Pogacar wygrywa przed Vingegaardem i Lipowitzem
Zgodnie z przewidywaniami, 180,6-kilometrowy odcinek z Auch do Hautacam sprowokował wstępną decyzję w sprawie Tour de France 2025. primoz roglic (ZEA – XRG) wygrał etap i znacznie wyprzedził swoich rywali. jonas vingegaard (Visma – Lease a Bike) straciła ponad dwie minuty do najbliższego rywala. Trzecie miejsce zajęła Floriana Lipowitza (RB – Bora – hansgrohe). 24-latek z Laichingen zachwyca wszystkich niemieckich kibiców. Dzięki imponującym występom walczy teraz nie tylko o białą koszulkę najlepszego młodego kolarza, ale także o miejsce na podium w Tour de France.
Buchmann w grupie ucieczkowej
Aż 52 kolarzom udało się oderwać od głównej grupy już na wczesnym etapie. W uciekinierze dnia znaleźli się: Carlos Rodriguez (Grenadierzy Ineos), William Martin (Grupama – FDJ), Bena O'Connora (Jayco AlUla), Mattias Skjelmose (Lidl – Trek) i niemieckim Emanuela Buchmanna (Cofidis) miał również mocnych zawodników klasyfikacji generalnej. Jednak w peletonie nie było paniki. Nils Politt (ZEA – XRG) kontrolował tempo wraz z ekipami Uno-X Mobility i EF Education – EasyPost. Ucieczka zdołała powiększyć przewagę jedynie do około trzech minut, zanim tempo znacznie podniosła ekipa Visma – Lease a Bike na przełęczy Col du Soulor.
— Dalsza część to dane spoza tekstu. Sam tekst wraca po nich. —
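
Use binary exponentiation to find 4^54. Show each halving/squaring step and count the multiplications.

Computing 4^54 by squaring (build up from 4^1; each line after the first costs one multiplication):

4^1 = 4
4^2 = (4^1)^2 = 4^2 = 16
4^3 = 4 * 4^2 = 4 * 16 = 64
4^6 = (4^3)^2 = 64^2 = 4096
4^12 = (4^6)^2 = 4096^2 = 16777216
4^13 = 4 * 4^12 = 4 * 16777216 = 67108864
4^26 = (4^13)^2 = 67108864^2 = 4503599627370496
4^27 = 4 * 4^26 = 4 * 4503599627370496 = 18014398509481984
4^54 = (4^27)^2 = 18014398509481984^2 = 324518553658426726783156020576256

Result: 324518553658426726783156020576256
Multiplications needed: 8 (8 lines after 4^1)

4^54 = 324518553658426726783156020576256. Using exponentiation by squaring, this requires 8 multiplications. The key idea: if the exponent is even, square the half-power; if odd, multiply by the base once.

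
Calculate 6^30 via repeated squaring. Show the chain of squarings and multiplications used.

Computing 6^30 by squaring (build up from 6^1; each line after the first costs one multiplication):

6^1 = 6
6^2 = (6^1)^2 = 6^2 = 36
6^3 = 6 * 6^2 = 6 * 36 = 216
6^6 = (6^3)^2 = 216^2 = 46656
6^7 = 6 * 6^6 = 6 * 46656 = 279936
6^14 = (6^7)^2 = 279936^2 = 78364164096
6^15 = 6 * 6^14 = 6 * 78364164096 = 470184984576
6^30 = (6^15)^2 = 470184984576^2 = 221073919720733357899776

Result: 221073919720733357899776
Multiplications needed: 7 (7 lines after 6^1)

6^30 = 221073919720733357899776. Using exponentiation by squaring, this requires 7 multiplications. The key idea: if the exponent is even, square the half-power; if odd, multiply by the base once.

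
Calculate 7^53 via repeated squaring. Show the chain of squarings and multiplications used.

Computing 7^53 by squaring (build up from 7^1; each line after the first costs one multiplication):

7^1 = 7
7^2 = (7^1)^2 = 7^2 = 49
7^3 = 7 * 7^2 = 7 * 49 = 343
7^6 = (7^3)^2 = 343^2 = 117649
7^12 = (7^6)^2 = 117649^2 = 13841287201
7^13 = 7 * 7^12 = 7 * 13841287201 = 96889010407
7^26 = (7^13)^2 = 96889010407^2 = 9387480337647754305649
7^52 = (7^26)^2 = 9387480337647754305649^2 = 88124787089723195184393736687912818113311201
7^53 = 7 * 7^52 = 7 * 88124787089723195184393736687912818113311201 = 616873509628062366290756156815389726793178407

Result: 616873509628062366290756156815389726793178407
Multiplications needed: 8 (8 lines after 7^1)

7^53 = 616873509628062366290756156815389726793178407. Using exponentiation by squaring, this requires 8 multiplications. The key idea: if the exponent is even, square the half-power; if odd, multiply by the base once.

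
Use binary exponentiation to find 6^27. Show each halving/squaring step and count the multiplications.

Computing 6^27 by squaring (build up from 6^1; each line after the first costs one multiplication):

6^1 = 6
6^2 = (6^1)^2 = 6^2 = 36
6^3 = 6 * 6^2 = 6 * 36 = 216
6^6 = (6^3)^2 = 216^2 = 46656
6^12 = (6^6)^2 = 46656^2 = 2176782336
6^13 = 6 * 6^12 = 6 * 2176782336 = 13060694016
6^26 = (6^13)^2 = 13060694016^2 = 170581728179578208256
6^27 = 6 * 6^26 = 6 * 170581728179578208256 = 1023490369077469249536

Result: 1023490369077469249536
Multiplications needed: 7 (7 lines after 6^1)

6^27 = 1023490369077469249536. Using exponentiation by squaring, this requires 7 multiplications. The key idea: if the exponent is even, square the half-power; if odd, multiply by the base once.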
Evenepoel zostaje w tyle na początku
Na przełęczy Col du Soulor zespół Visma – Lease a Bike wyłożył karty na stół i ostro narzucił tempo. Wielu kolarzy natychmiast zwolniło, w tym mężczyzna w żółtej koszulce. Bena Healy'ego (EF Education – EasyPost) i współulubiony Remco Evenepoel (Soudal – Quick-Step). Kiedy to Matteo Jorgensona (Visma – Wypożycz rower), czarno-żółta drużyna zdjęła nogę z gazu. Tymczasem grupa ucieczek również się rozpadła. Tylko Bruno Armirail (Decathlon AG2R La Mondiale) utrzymywał prowadzenie w grupie faworytów aż do podnóża ostatniego podjazdu. Tymczasem Evenepoel i Jorgenson zdołali się odbudować – ale tylko do momentu, gdy Team UAE – XRG przejęli kontrolę i z pełną prędkością ruszyli podjazdem do Hautacam.
Pogacar szybko sobie z tym radzi
Jhonatana Narvaeza (ZEA – XRG) ruszył sprintem na ostatni podjazd, jakby planował sprint peletonu. Zaraz potem zaatakował Tadej pogacar (ZEA – XRG). Tylko jonas vingegaard (Visma – Wypożycz rower) zdołał utrzymać się na tylnym kole przez chwilę, ale gdy Pogacar ponownie nacisnął, Duńczyk również zniknął. Od tego momentu byli sami, a przewaga rosła z każdym kilometrem. Za nimi stało się jasne, że Floriana Lipowitza (RB – Bora – hansgrohe) był silniejszy od kolegi z drużyny primoz roglic (RB – Bora – hansgrohe). Początkowo Niemiec pozostał przy swoim kapitanze, ale około cztery kilometry przed metą wydawało się, że dostał zielone światło. Lipowitz ruszył w pogoń za dwoma najlepszymi wspinaczami świata.